Tetsuya Yamagami, a 41-year-old man at the time, fatally shot former Japanese prime minister Shinzo Abe on 8 July 2022. (Photo: X/RT_com)
A shocking and unprecedented act rocked Japan in July 2022 when former Prime Minister Shinzo Abe was fatally shot during a campaign speech in Nara. The alleged perpetrator, Tetsuya Yamagami, was arrested at the scene. The incident triggered an intense investigation into deep-rooted motives, including personal grievances linked to a religious organization, questions around gun control and political ties, and a large-scale national debate on public event security.
Below are the full details, who Yamagami is, how the shooting happened, what his motive may have been, and what the legal fallout has become.
Tetsuya Yamagami, a 41-year-old man at the time, fatally shot former Japanese prime minister Shinzo Abe on 8 July 2022. Yamagami attacked Abe during an outdoor campaign speech in Nara using a homemade firearm. Abe collapsed at the scene and later died in the hospital from blood loss.
Tetsuya Yamagami is a Japanese man from Nara Prefecture who served in the Japan Maritime Self-Defense Force earlier in his life. He had no notable criminal history before the shooting and was unemployed at the time of the attack.
Authorities arrested him at the scene and later carried out psychiatric evaluations before charging him.
Police say Yamagami built an improvised gun that he used in the attack. Investigators recovered several homemade guns, some unfinished, and components for gunpowder at his home and vehicle.
Forensics and police reports describe the weapon as a crude double-barreled device capable of firing pellets.
Yamagami has confessed to killing Abe, but legal proceedings have continued over charges including murder and weapons offenses. A psychiatric assessment deemed him fit to stand trial, and prosecutors formally charged him.
His criminal trial began in late October 2025, and the court will decide guilt and any sentence after the hearings conclude.
Yamagami told police that he targeted Abe because of Abe’s links to the Unification Church, which Yamagami blamed for his family’s financial ruin. He said his mother made large donations to the group, and the family suffered severe hardship afterward. Investigations into political ties between the church and ruling-party members intensified after the killing.
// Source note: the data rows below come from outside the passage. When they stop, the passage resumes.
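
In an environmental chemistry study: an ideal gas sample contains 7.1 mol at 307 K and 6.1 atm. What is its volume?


PV = nRT  (R = 0.08206 L·atm/(mol·K))
V = nRT/P = 7.1×0.08206×307/6.1
= 29.322 L

29.322 L


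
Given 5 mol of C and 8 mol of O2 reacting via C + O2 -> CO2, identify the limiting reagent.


Mole ratio available / coefficient:
  C: 5/1 = 5.000
  O2: 8/1 = 8.000
Smaller ratio is limiting.

C


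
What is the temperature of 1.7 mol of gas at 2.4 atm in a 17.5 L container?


PV = nRT  (R = 0.08206 L·atm/(mol·K))
T = PV/(nR) = 2.4×17.5/(1.7×0.08206)
= 42.00/0.139502
= 301.07 K

301.07 K


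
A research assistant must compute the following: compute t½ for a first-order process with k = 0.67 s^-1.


t½ = ln2/k = 0.693147/(0.67 s^-1)
= 1.035 s

1.035 s


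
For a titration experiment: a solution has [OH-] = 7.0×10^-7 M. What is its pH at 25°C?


pOH = -log10([OH-]) = -log10(7.0×10^-7)
= 7 - log10(7.0) = 6.15
pH = 14 - pOH = 14 - 6.15 = 7.85

7.85


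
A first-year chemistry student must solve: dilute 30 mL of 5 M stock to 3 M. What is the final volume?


C1V1 = C2V2
5 × 30 = 3 × V2
V2 = 150/3 = 50.0 mL

50.0 mL


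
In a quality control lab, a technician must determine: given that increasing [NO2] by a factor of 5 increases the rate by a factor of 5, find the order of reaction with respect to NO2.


rate ∝ [NO2]^n
5^n = 5 → n = 1
Order in NO2: 1

1


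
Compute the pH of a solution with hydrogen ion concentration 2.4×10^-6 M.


pH = -log10([H+]) = -log10(2.4×10^-6)
= 6 - log10(2.4)
= 6 - 0.38
= 5.62

5.62


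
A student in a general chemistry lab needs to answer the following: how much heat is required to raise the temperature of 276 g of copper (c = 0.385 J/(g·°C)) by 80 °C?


q = mcΔT = 276 × 0.385 × 80
= 8500.80 J

8500.80 J


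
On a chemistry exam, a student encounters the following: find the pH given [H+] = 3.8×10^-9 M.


pH = -log10([H+]) = -log10(3.8×10^-9)
= 9 - log10(3.8)
= 9 - 0.58
= 8.42

8.42


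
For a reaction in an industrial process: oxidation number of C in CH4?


x + 4(+1) = 0, so x = -4
Oxidation number: -4

-4


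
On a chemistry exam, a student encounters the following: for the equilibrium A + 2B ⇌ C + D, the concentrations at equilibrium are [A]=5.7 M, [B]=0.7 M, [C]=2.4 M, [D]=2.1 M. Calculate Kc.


Kc = [C][D]/([A][B]^2)
= (2.4^1 × 2.1^1)/(5.7^1 × 0.7^2)
= 5.04/2.793
= 1.805

1.805


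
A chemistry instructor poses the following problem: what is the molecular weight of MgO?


M(MgO) = 1×24.31 + 1×16.0
= 24.31 + 16.0
= 40.31 g/mol

40.31 g/mol


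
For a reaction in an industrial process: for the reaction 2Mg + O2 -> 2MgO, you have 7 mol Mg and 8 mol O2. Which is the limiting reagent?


Mole ratio available / coefficient:
  Mg: 7/2 = 3.500
  O2: 8/1 = 8.000
Smaller ratio is limiting.

Mg


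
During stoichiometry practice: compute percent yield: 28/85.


% yield = actual/theoretical × 100
= 28/85 × 100
= 32.94%

32.94%


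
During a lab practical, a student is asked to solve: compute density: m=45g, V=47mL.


ρ = mass/volume
= 45/47
= 0.957 g/mL

0.957 g/mL


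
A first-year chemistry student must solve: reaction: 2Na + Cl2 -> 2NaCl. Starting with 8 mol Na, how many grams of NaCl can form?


Mole ratio NaCl:Na = 2:2
n(NaCl) = 8 × 2/2 = 8.000 mol
mass = 8.000 × 58.44 = 467.52 g

467.52 g


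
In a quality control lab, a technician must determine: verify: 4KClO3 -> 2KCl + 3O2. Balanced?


Equation: 4KClO3 -> 2KCl + 3O2
Check atoms: Cl: 4≠2, K: 4≠2, O: 12≠6
Not balanced

No, not balanced


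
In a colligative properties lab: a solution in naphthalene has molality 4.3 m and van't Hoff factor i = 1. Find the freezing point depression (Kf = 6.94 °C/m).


ΔTf = Kf × m × i
= 6.94 × 4.3 × 1
= 29.842 °C

29.842 °C


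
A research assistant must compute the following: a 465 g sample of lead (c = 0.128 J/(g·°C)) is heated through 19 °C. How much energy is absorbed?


q = mcΔT = 465 × 0.128 × 19
= 1130.88 J

1130.88 J


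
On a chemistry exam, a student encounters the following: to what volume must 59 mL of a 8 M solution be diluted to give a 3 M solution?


C1V1 = C2V2
8 × 59 = 3 × V2
V2 = 472/3 = 157.33 mL

157.33 mL


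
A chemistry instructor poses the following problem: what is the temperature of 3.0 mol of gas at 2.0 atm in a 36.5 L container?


PV = nRT  (R = 0.08206 L·atm/(mol·K))
T = PV/(nR) = 2.0×36.5/(3.0×0.08206)
= 73.00/0.246180
= 296.53 K

296.53 K


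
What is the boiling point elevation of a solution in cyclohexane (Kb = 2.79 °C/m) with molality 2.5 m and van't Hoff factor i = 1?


ΔTb = Kb × m × i
= 2.79 × 2.5 × 1
= 6.975 °C

6.975 °C


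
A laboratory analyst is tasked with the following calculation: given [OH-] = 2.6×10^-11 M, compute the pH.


pOH = -log10([OH-]) = -log10(2.6×10^-11)
= 11 - log10(2.6) = 10.59
pH = 14 - pOH = 14 - 10.59 = 3.41

3.41


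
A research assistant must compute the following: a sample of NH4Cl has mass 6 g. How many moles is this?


M(NH4Cl) = 53.49 g/mol
n = mass/M = 6/53.49 = 0.1122 mol

0.1122 mol


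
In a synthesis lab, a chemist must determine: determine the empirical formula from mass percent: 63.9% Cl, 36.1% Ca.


Assume 100 g sample. Moles of each element:
  Cl: 63.9/35.45 = 1.803 mol
  Ca: 36.1/40.08 = 0.901 mol
Divide by smallest (0.901):
  Cl: 1.803/0.901 = 2.0
  Ca: 0.901/0.901 = 1.0
Empirical formula: CaCl2

CaCl2


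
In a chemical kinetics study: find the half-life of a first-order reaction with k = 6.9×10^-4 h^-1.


t½ = ln2/k = 0.693147/(6.9×10^-4 h^-1)
= 1005 h

1005 h


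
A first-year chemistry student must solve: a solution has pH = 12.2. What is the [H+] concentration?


[H+] = 10^(-pH) = 10^(-12.2)
= 6.31×10^-13 M

6.31×10^-13 M


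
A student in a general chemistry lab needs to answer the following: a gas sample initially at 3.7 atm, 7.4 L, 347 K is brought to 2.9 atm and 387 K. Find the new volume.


P1V1/T1 = P2V2/T2
V2 = P1V1T2/(T1P2)
= 3.7×7.4×387/(347×2.9)
= 10.53 L

10.53 L


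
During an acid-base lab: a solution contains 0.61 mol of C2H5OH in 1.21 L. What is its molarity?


M = n/V = 0.61/1.21 = 0.504 mol/L

0.504 M


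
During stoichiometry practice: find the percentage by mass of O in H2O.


M(H2O) = 2×1.008 + 1×16.0 = 18.016 g/mol
Mass of O = 1 × 16.0 = 16.00 g/mol
% O = 16.00/18.016 × 100 = 88.81%

88.81%


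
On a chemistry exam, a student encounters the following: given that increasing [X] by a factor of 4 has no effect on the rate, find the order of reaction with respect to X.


rate ∝ [X]^n
rate ∝ [X]^0
Order in X: 0

0


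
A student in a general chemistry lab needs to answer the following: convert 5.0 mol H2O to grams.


M(H2O) = 18.02 g/mol
mass = n × M = 5.0 × 18.02 = 90.10 g

90.10 g


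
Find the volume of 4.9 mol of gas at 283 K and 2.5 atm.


PV = nRT  (R = 0.08206 L·atm/(mol·K))
V = nRT/P = 4.9×0.08206×283/2.5
= 45.517 L

45.517 L


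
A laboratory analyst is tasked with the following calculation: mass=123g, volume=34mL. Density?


ρ = mass/volume
= 123/34
= 3.618 g/mL

3.618 g/mL


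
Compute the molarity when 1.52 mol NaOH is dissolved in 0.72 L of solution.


M = n/V = 1.52/0.72 = 2.111 mol/L

2.111 M


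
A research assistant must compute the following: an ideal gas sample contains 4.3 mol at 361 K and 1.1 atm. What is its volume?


PV = nRT  (R = 0.08206 L·atm/(mol·K))
V = nRT/P = 4.3×0.08206×361/1.1
= 115.802 L

115.802 L


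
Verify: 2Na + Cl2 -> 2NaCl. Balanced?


Equation: 2Na + Cl2 -> 2NaCl
Check atoms: Cl: 2=2, Na: 2=2
Balanced

Yes, balanced


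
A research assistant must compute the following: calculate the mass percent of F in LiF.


M(LiF) = 1×6.94 + 1×19.0 = 25.94 g/mol
Mass of F = 1 × 19.0 = 19.00 g/mol
% F = 19.00/25.94 × 100 = 73.25%

73.25%


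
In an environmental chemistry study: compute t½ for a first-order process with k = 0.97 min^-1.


t½ = ln2/k = 0.693147/(0.97 min^-1)
= 0.7146 min

0.7146 min


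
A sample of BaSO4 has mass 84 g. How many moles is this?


M(BaSO4) = 233.4 g/mol
n = mass/M = 84/233.4 = 0.3599 mol

0.3599 mol


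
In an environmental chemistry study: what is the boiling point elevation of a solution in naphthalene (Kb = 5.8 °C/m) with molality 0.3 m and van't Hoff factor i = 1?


ΔTb = Kb × m × i
= 5.8 × 0.3 × 1
= 1.74 °C

1.74 °C


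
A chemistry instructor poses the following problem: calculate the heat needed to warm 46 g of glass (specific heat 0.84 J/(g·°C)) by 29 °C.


q = mcΔT = 46 × 0.84 × 29
= 1120.56 J

1120.56 J


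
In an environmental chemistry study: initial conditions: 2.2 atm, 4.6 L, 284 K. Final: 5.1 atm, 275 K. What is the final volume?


P1V1/T1 = P2V2/T2
V2 = P1V1T2/(T1P2)
= 2.2×4.6×275/(284×5.1)
= 1.921 L

1.921 L


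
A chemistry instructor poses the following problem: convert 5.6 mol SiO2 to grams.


M(SiO2) = 60.09 g/mol
mass = n × M = 5.6 × 60.09 = 336.50 g

336.50 g


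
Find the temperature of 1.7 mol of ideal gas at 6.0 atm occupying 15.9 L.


PV = nRT  (R = 0.08206 L·atm/(mol·K))
T = PV/(nR) = 6.0×15.9/(1.7×0.08206)
= 95.40/0.139502
= 683.86 K

683.86 K


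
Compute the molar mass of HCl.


M(HCl) = 1×1.008 + 1×35.45
= 1.01 + 35.45
= 36.46 g/mol

36.46 g/mol


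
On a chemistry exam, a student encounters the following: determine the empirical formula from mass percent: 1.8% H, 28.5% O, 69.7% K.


Assume 100 g sample. Moles of each element:
  H: 1.8/1.008 = 1.786 mol
  O: 28.5/16.0 = 1.781 mol
  K: 69.7/39.1 = 1.783 mol
Divide by smallest (1.781):
  H: 1.786/1.781 = 1.0
  O: 1.781/1.781 = 1.0
  K: 1.783/1.781 = 1.0
Empirical formula: KOH

KOH


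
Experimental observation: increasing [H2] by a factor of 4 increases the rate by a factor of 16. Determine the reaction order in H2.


rate ∝ [H2]^n
4^n = 16 → n = 2
Order in H2: 2

2


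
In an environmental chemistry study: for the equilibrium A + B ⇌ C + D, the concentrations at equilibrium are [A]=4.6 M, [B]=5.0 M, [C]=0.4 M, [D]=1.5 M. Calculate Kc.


Kc = [C][D]/([A][B])
= (0.4^1 × 1.5^1)/(4.6^1 × 5.0^1)
= 0.6/23
= 0.02609

0.02609


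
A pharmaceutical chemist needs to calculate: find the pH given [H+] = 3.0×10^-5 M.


pH = -log10([H+]) = -log10(3.0×10^-5)
= 5 - log10(3.0)
= 5 - 0.48
= 4.52

4.52


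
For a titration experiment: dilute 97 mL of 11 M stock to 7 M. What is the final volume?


C1V1 = C2V2
11 × 97 = 7 × V2
V2 = 1067/7 = 152.43 mL

152.43 mL


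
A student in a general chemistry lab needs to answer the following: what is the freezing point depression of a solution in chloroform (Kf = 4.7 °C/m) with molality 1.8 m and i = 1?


ΔTf = Kf × m × i
= 4.7 × 1.8 × 1
= 8.46 °C

8.46 °C


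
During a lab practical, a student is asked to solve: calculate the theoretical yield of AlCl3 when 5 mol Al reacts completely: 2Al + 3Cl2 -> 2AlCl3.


Mole ratio AlCl3:Al = 2:2
n(AlCl3) = 5 × 2/2 = 5.000 mol
mass = 5.000 × 133.33 = 666.65 g

666.65 g


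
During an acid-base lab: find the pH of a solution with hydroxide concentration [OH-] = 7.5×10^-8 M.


pOH = -log10([OH-]) = -log10(7.5×10^-8)
= 8 - log10(7.5) = 7.12
pH = 14 - pOH = 14 - 7.12 = 6.88

6.88


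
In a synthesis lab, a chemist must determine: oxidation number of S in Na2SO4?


2(+1) + x + 4(-2) = 0, so x = +6
Oxidation number: +6

+6


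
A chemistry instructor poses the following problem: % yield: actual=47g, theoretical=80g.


% yield = actual/theoretical × 100
= 47/80 × 100
= 58.75%

58.75%


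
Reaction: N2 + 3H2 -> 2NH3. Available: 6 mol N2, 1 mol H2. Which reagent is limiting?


Mole ratio available / coefficient:
  N2: 6/1 = 6.000
  H2: 1/3 = 0.333
Smaller ratio is limiting.

H2


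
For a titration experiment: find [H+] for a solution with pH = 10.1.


[H+] = 10^(-pH) = 10^(-10.1)
= 7.94×10^-11 M

7.94×10^-11 M


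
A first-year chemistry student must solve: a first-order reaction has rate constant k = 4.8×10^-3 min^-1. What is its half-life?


t½ = ln2/k = 0.693147/(4.8×10^-3 min^-1)
= 144.4 min

144.4 min


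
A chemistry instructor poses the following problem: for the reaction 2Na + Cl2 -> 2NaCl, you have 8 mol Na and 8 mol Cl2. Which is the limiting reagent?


Mole ratio available / coefficient:
  Na: 8/2 = 4.000
  Cl2: 8/1 = 8.000
Smaller ratio is limiting.

Na


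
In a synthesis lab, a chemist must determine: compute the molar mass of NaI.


M(NaI) = 1×22.99 + 1×126.9
= 22.99 + 126.9
= 149.89 g/mol

149.89 g/mol


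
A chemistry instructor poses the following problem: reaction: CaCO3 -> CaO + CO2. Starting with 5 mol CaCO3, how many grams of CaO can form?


Mole ratio CaO:CaCO3 = 1:1
n(CaO) = 5 × 1/1 = 5.000 mol
mass = 5.000 × 56.08 = 280.4 g

280.4 g


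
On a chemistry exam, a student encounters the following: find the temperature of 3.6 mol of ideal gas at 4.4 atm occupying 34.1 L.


PV = nRT  (R = 0.08206 L·atm/(mol·K))
T = PV/(nR) = 4.4×34.1/(3.6×0.08206)
= 150.04/0.295416
= 507.89 K

507.89 K


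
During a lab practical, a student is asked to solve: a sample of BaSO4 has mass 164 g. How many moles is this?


M(BaSO4) = 233.4 g/mol
n = mass/M = 164/233.4 = 0.7027 mol

0.7027 mol


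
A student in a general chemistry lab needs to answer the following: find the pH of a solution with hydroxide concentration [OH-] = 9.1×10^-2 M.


pOH = -log10([OH-]) = -log10(9.1×10^-2)
= 2 - log10(9.1) = 1.04
pH = 14 - pOH = 14 - 1.04 = 12.96

12.96


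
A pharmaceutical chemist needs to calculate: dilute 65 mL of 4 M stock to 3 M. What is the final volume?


C1V1 = C2V2
4 × 65 = 3 × V2
V2 = 260/3 = 86.67 mL

86.67 mL


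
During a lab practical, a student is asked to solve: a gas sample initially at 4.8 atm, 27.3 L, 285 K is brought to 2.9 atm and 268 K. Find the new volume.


P1V1/T1 = P2V2/T2
V2 = P1V1T2/(T1P2)
= 4.8×27.3×268/(285×2.9)
= 42.491 L

42.491 L


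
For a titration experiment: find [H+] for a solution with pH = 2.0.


[H+] = 10^(-pH) = 10^(-2.0)
= 1.0×10^-2 M

1.0×10^-2 M


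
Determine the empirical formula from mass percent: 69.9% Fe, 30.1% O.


Assume 100 g sample. Moles of each element:
  Fe: 69.9/55.85 = 1.252 mol
  O: 30.1/16.0 = 1.881 mol
Divide by smallest (1.252):
  Fe: 1.252/1.252 = 1.0
  O: 1.881/1.252 = 1.5
Multiply all ratios by 2 to obtain whole numbers.
Empirical formula: Fe2O3

Fe2O3


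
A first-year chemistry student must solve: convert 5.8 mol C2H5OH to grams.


M(C2H5OH) = 46.07 g/mol
mass = n × M = 5.8 × 46.07 = 267.21 g

267.21 g


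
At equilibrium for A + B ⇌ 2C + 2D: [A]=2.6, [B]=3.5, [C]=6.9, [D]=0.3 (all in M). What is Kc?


Kc = [C]^2[D]^2/([A][B])
= (6.9^2 × 0.3^2)/(2.6^1 × 3.5^1)
= 4.2849/9.1
= 0.4709

0.4709


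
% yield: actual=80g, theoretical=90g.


% yield = actual/theoretical × 100
= 80/90 × 100
= 88.89%

88.89%


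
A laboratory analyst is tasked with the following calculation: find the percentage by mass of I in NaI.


M(NaI) = 1×22.99 + 1×126.9 = 149.89 g/mol
Mass of I = 1 × 126.9 = 126.90 g/mol
% I = 126.90/149.89 × 100 = 84.66%

84.66%


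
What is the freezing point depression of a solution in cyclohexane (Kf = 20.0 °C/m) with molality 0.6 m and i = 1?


ΔTf = Kf × m × i
= 20.0 × 0.6 × 1
= 12.0 °C

12.0 °C


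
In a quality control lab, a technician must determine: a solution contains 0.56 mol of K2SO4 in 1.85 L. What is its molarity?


M = n/V = 0.56/1.85 = 0.303 mol/L

0.303 M


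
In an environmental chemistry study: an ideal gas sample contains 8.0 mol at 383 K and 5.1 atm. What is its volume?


PV = nRT  (R = 0.08206 L·atm/(mol·K))
V = nRT/P = 8.0×0.08206×383/5.1
= 49.3 L

49.3 L


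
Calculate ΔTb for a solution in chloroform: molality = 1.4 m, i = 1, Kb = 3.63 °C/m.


ΔTb = Kb × m × i
= 3.63 × 1.4 × 1
= 5.082 °C

5.082 °C


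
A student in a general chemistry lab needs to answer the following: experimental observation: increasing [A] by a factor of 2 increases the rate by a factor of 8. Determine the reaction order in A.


rate ∝ [A]^n
2^n = 8 → n = 3
Order in A: 3

3


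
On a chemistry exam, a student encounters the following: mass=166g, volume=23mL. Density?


ρ = mass/volume
= 166/23
= 7.217 g/mL

7.217 g/mL


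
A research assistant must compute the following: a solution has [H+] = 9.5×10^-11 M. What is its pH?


pH = -log10([H+]) = -log10(9.5×10^-11)
= 11 - log10(9.5)
= 11 - 0.98
= 10.02

10.02


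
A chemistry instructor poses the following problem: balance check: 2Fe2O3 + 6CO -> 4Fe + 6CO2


Equation: 2Fe2O3 + 6CO -> 4Fe + 6CO2
Check atoms: C: 6=6, Fe: 4=4, O: 12=12
Balanced

Yes, balanced


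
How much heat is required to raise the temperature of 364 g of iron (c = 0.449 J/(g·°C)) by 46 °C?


q = mcΔT = 364 × 0.449 × 46
= 7518.06 J

7518.06 J


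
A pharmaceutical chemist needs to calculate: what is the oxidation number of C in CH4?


x + 4(+1) = 0, so x = -4
Oxidation number: -4

-4


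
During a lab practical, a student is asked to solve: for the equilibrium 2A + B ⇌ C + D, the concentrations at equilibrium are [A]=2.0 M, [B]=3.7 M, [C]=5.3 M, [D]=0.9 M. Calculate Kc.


Kc = [C][D]/([A]^2[B])
= (5.3^1 × 0.9^1)/(2.0^2 × 3.7^1)
= 4.77/14.8
= 0.3223

0.3223


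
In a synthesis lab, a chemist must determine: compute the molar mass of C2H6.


M(C2H6) = 2×12.01 + 6×1.008
= 24.02 + 6.05
= 30.07 g/mol

30.07 g/mol


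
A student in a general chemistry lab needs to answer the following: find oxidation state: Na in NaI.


Group 1 metal: +1
Oxidation number: +1

+1


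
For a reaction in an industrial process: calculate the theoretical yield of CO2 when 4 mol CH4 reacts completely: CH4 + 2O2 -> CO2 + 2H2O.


Mole ratio CO2:CH4 = 1:1
n(CO2) = 4 × 1/1 = 4.000 mol
mass = 4.000 × 44.01 = 176.04 g

176.04 g


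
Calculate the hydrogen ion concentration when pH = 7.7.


[H+] = 10^(-pH) = 10^(-7.7)
= 2.0×10^-8 M

2.0×10^-8 M


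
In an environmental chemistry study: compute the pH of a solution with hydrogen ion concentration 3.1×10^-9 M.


pH = -log10([H+]) = -log10(3.1×10^-9)
= 9 - log10(3.1)
= 9 - 0.49
= 8.51

8.51


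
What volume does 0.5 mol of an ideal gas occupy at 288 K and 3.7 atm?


PV = nRT  (R = 0.08206 L·atm/(mol·K))
V = nRT/P = 0.5×0.08206×288/3.7
= 3.194 L

3.194 L


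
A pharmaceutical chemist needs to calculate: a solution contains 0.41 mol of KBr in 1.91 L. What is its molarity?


M = n/V = 0.41/1.91 = 0.215 mol/L

0.215 M


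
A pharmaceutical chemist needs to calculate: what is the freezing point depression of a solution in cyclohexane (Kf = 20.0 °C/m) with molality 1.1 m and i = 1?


ΔTf = Kf × m × i
= 20.0 × 1.1 × 1
= 22.0 °C

22.0 °C


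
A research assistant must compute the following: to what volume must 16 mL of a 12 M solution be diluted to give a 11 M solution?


C1V1 = C2V2
12 × 16 = 11 × V2
V2 = 192/11 = 17.45 mL

17.45 mL


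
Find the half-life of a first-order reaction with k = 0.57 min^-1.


t½ = ln2/k = 0.693147/(0.57 min^-1)
= 1.216 min

1.216 min


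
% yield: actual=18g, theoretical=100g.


% yield = actual/theoretical × 100
= 18/100 × 100
= 18.0%

18.0%


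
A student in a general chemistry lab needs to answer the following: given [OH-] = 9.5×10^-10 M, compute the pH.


pOH = -log10([OH-]) = -log10(9.5×10^-10)
= 10 - log10(9.5) = 9.02
pH = 14 - pOH = 14 - 9.02 = 4.98

4.98


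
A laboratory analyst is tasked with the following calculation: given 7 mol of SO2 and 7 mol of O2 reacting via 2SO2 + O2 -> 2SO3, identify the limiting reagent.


Mole ratio available / coefficient:
  SO2: 7/2 = 3.500
  O2: 7/1 = 7.000
Smaller ratio is limiting.

SO2


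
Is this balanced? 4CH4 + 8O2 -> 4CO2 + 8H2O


Equation: 4CH4 + 8O2 -> 4CO2 + 8H2O
Check atoms: C: 4=4, H: 16=16, O: 16=16
Balanced

Yes, balanced


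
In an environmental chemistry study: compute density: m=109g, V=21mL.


ρ = mass/volume
= 109/21
= 5.19 g/mL

5.19 g/mL


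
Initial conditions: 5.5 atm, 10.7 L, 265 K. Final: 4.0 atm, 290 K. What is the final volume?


P1V1/T1 = P2V2/T2
V2 = P1V1T2/(T1P2)
= 5.5×10.7×290/(265×4.0)
= 16.1 L

16.1 L


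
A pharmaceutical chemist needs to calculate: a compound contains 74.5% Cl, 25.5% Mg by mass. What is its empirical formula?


Assume 100 g sample. Moles of each element:
  Cl: 74.5/35.45 = 2.102 mol
  Mg: 25.5/24.31 = 1.049 mol
Divide by smallest (1.049):
  Cl: 2.102/1.049 = 2.0
  Mg: 1.049/1.049 = 1.0
Empirical formula: MgCl2

MgCl2


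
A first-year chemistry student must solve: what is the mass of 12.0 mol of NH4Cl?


M(NH4Cl) = 53.49 g/mol
mass = n × M = 12.0 × 53.49 = 641.88 g

641.88 g


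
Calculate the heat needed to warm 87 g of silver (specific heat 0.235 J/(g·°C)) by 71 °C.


q = mcΔT = 87 × 0.235 × 71
= 1451.60 J

1451.60 J


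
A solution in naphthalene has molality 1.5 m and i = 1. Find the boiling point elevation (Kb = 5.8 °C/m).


ΔTb = Kb × m × i
= 5.8 × 1.5 × 1
= 8.7 °C

8.7 °C


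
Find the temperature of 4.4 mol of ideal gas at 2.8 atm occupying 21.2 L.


PV = nRT  (R = 0.08206 L·atm/(mol·K))
T = PV/(nR) = 2.8×21.2/(4.4×0.08206)
= 59.36/0.361064
= 164.40 K

164.40 K


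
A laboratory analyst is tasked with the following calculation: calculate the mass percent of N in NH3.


M(NH3) = 1×14.01 + 3×1.008 = 17.034 g/mol
Mass of N = 1 × 14.01 = 14.01 g/mol
% N = 14.01/17.034 × 100 = 82.25%

82.25%


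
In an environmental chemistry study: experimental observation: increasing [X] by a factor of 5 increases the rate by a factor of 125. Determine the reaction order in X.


rate ∝ [X]^n
5^n = 125 → n = 3
Order in X: 3

3


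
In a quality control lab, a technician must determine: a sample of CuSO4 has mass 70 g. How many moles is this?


M(CuSO4) = 159.62 g/mol
n = mass/M = 70/159.62 = 0.4385 mol

0.4385 mol


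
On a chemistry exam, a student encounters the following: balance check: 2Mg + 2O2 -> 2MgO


Equation: 2Mg + 2O2 -> 2MgO
Check atoms: Mg: 2=2, O: 4≠2
Not balanced

No, not balanced


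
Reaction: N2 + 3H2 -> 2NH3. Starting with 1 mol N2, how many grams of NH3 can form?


Mole ratio NH3:N2 = 2:1
n(NH3) = 1 × 2/1 = 2.000 mol
mass = 2.000 × 17.03 = 34.06 g

34.06 g


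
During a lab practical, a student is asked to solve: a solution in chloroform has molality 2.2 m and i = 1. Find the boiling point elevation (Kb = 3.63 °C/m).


ΔTb = Kb × m × i
= 3.63 × 2.2 × 1
= 7.986 °C

7.986 °C


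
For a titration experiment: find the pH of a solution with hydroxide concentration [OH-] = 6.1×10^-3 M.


pOH = -log10([OH-]) = -log10(6.1×10^-3)
= 3 - log10(6.1) = 2.21
pH = 14 - pOH = 14 - 2.21 = 11.79

11.79


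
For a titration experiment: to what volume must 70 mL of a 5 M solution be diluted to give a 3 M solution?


C1V1 = C2V2
5 × 70 = 3 × V2
V2 = 350/3 = 116.67 mL

116.67 mL


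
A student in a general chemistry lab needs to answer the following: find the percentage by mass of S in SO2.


M(SO2) = 1×32.07 + 2×16.0 = 64.07 g/mol
Mass of S = 1 × 32.07 = 32.07 g/mol
% S = 32.07/64.07 × 100 = 50.05%

50.05%


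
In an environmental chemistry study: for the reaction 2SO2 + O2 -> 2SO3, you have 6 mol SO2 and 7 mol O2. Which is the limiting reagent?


Mole ratio available / coefficient:
  SO2: 6/2 = 3.000
  O2: 7/1 = 7.000
Smaller ratio is limiting.

SO2


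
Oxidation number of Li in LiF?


Group 1 metal: +1
Oxidation number: +1

+1


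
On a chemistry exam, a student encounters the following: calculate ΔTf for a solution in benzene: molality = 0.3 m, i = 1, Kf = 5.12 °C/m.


ΔTf = Kf × m × i
= 5.12 × 0.3 × 1
= 1.536 °C

1.536 °C


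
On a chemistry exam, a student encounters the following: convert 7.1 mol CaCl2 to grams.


M(CaCl2) = 110.98 g/mol
mass = n × M = 7.1 × 110.98 = 787.96 g

787.96 g


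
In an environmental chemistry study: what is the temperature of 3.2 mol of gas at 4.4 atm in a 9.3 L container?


PV = nRT  (R = 0.08206 L·atm/(mol·K))
T = PV/(nR) = 4.4×9.3/(3.2×0.08206)
= 40.92/0.262592
= 155.83 K

155.83 K


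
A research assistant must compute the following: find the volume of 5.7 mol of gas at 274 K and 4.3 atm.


PV = nRT  (R = 0.08206 L·atm/(mol·K))
V = nRT/P = 5.7×0.08206×274/4.3
= 29.805 L

29.805 L


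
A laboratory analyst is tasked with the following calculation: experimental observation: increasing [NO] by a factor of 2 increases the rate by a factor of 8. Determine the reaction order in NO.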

Yamagami described his grievance as personal, not political. He said he acted to “liberate” people from the harm he attributed to the Unification Church. Observers note he did not strike explicit party-political demands in publicly available statements to the police. Media reporting focused more on his motive linked to the church than on any coherent political ideology.
Some young people in China have started making short videos on social media, dressing up and posing like Tetsuya Yamagami, as part of a controversial online trend glorifying the assassin.
Shinzo Abe was assassinated because the attacker blamed him for his perceived ties to the Unification Church and for the personal harm those ties caused the attacker’s family.
The suspect said he wanted to strike at the organization and viewed Abe as linked to it through political connections. The killing prompted national debate about party ties to religious organizations and security at public events.
Reporting says Yamagami’s family suffered financial hardship after his mother donated large sums and assets to the Unification Church. His family experienced bankruptcy and loss of property, which Yamagami cited as central to his motive.
Yes. Authorities arrested Yamagami at the scene in 2022, and he remained alive in custody while undergoing psychiatric evaluation and prosecution. As of October 2025, he is in detention and attending trial proceedings.
Police detained him immediately after the shooting and later charged him with murder and weapons offenses. He underwent psychiatric assessments and awaited trial; prosecutors deemed him fit to stand trial before indicting him.
The legal process has examined both his criminal responsibility and the wider political fallout.
Tetsuya Yamagami is in custody and has been held in detention pending trial. His trial opened on 28 October 2025, with hearings scheduled through January 2026 to determine the verdict.